The observation that international treaty negotiators are not only themselves subject to cognitive biases, but are also acutely aware of the role that behavioral choice architecture can play in the success of the regime (whether on an intuitive or informed basis) is hardly clear cut and parsimonious. There are many complicating factors in trade negotiations – transaction costs, adjustment costs, negotiating asymmetries, multilateral/regional interactions, the services/investment nexus and more – that make this difficult to distill much further on a field study basis (lab-work with elite decision-makers, or semi-structured interviews with negotiators (for an excellent example of such qualitative analysis of other issues in the WTO, see Sivan Shlomo Agon, Clearing the Smoke: The Legitimation of Judicial Power at the WTO, 49(4) JOURNAL OF WORLD TRADE (forthcoming, August 2015), may be potentially more rewarding in this regard).

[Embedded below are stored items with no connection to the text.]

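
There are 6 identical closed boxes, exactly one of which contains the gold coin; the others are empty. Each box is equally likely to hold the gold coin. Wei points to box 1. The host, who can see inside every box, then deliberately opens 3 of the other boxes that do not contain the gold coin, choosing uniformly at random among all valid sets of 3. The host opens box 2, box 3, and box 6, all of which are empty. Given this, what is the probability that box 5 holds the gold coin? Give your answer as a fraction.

5/12

Condition on the true location of the gold coin.
If it is in box 1 (prior 1/6): the host has 10 equally likely choices, so probability 1/10; weight (1/6)·(1/10) = 1/60.
If it is in any of boxes 2, 3, and 6 (prior 1/6 each): that box was opened and seen not to hold the prize — ruled out; weight (1/6)·0 = 0 each.
If it is in either of boxes 4 and 5 (prior 1/6 each): the host has 4 equally likely choices, so probability 1/4; weight (1/6)·(1/4) = 1/24 each.
The weights sum to 1/10.
So P(the gold coin in box 5 | the host opened box 2, box 3, and box 6) = (1/24) / (1/10) = 5/12.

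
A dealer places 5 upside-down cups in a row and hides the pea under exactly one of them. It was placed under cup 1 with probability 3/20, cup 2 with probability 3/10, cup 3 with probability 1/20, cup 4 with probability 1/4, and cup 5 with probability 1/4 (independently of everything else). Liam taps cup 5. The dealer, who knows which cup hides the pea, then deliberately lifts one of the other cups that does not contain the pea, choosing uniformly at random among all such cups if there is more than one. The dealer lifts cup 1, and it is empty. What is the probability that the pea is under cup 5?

Consider each possible location of the pea in turn.
If it is under cup 1 (prior 3/20): the dealer opened cup 1, so this case is ruled out; weight (3/20)·0 = 0.
If it is under cup 2 (prior 3/10): the dealer has 3 equally likely choices, so probability 1/3; weight (3/10)·(1/3) = 1/10.
If it is under cup 3 (prior 1/20): the dealer has 3 equally likely choices, so probability 1/3; weight (1/20)·(1/3) = 1/60.
If it is under cup 4 (prior 1/4): the dealer has 3 equally likely choices, so probability 1/3; weight (1/4)·(1/3) = 1/12.
If it is under cup 5 (prior 1/4): the dealer has 4 equally likely choices, so probability 1/4; weight (1/4)·(1/4) = 1/16.
The weights sum to 21/80.
So P(the pea under cup 5 | the dealer opened cup 1) = (1/16) / (21/80) = 5/21.

5/21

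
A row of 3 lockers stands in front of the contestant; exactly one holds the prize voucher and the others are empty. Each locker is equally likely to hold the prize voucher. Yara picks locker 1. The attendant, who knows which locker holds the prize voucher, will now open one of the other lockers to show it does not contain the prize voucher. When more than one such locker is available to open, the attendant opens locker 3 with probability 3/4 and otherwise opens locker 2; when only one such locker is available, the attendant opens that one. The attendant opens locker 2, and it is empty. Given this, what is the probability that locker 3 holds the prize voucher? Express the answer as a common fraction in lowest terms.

Consider each possible location of the prize voucher in turn.
If it is in locker 1 (prior 1/3): locker 3 is available but not opened, probability 1/4; weight (1/3)·(1/4) = 1/12.
If it is in locker 2 (prior 1/3): the attendant opened locker 2, so this case is ruled out; weight (1/3)·0 = 0.
If it is in locker 3 (prior 1/3): only locker 2 is available, probability 1; weight (1/3)·1 = 1/3.
The weights sum to 5/12.
So P(the prize voucher in locker 3 | the attendant opened locker 2) = (1/3) / (5/12) = 4/5.

4/5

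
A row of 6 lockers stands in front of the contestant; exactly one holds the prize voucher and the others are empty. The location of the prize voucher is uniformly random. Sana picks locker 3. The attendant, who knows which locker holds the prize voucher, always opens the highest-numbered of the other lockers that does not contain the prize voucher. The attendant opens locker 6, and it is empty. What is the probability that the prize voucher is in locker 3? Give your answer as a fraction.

1/5

Apply Bayes' rule, conditioning on where the prize voucher actually is.
If it is in any of lockers 1, 2, 3, 4, and 5 (prior 1/6 each): locker 6 is the highest-numbered option available, probability 1; weight (1/6)·1 = 1/6 each.
If it is in locker 6 (prior 1/6): the attendant opened locker 6, so this case is ruled out; weight (1/6)·0 = 0.
The weights sum to 5/6.
So P(the prize voucher in locker 3 | the attendant opened locker 6) = (1/6) / (5/6) = 1/5.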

The negotiation dynamics of the TiSA are, however, indicative of the role behavioral considerations play even in a very messy setting. The results of the TiSA ‘choice architecture’ (to the extent that it has been finalized) reflects this complexity. Negotiators have agreed on a hybrid approach including (i) a horizontal commitment for national treatment, subject to appropriate exceptions and reservations (a negative list approach pushing parties to avoid discriminatory measures in services regulation in all sectors); and (ii) a GATS approach to listing commitments for market access (a positive list approach more geared towards letting parties avoid making new commitments in unliberalized sectors). Whether the same outcome would have been achieved in a perfected Coasean framework, we cannot tell; what is certain, however, that it is a compromise between negotiators who were playing the behavioral choice architecture game.
*On another note, it is a real pleasure contributing to this online symposium, soon after OJ’s 10th anniversary, not least because I played a small role in what was one of the first OJ online symposia, in 2006.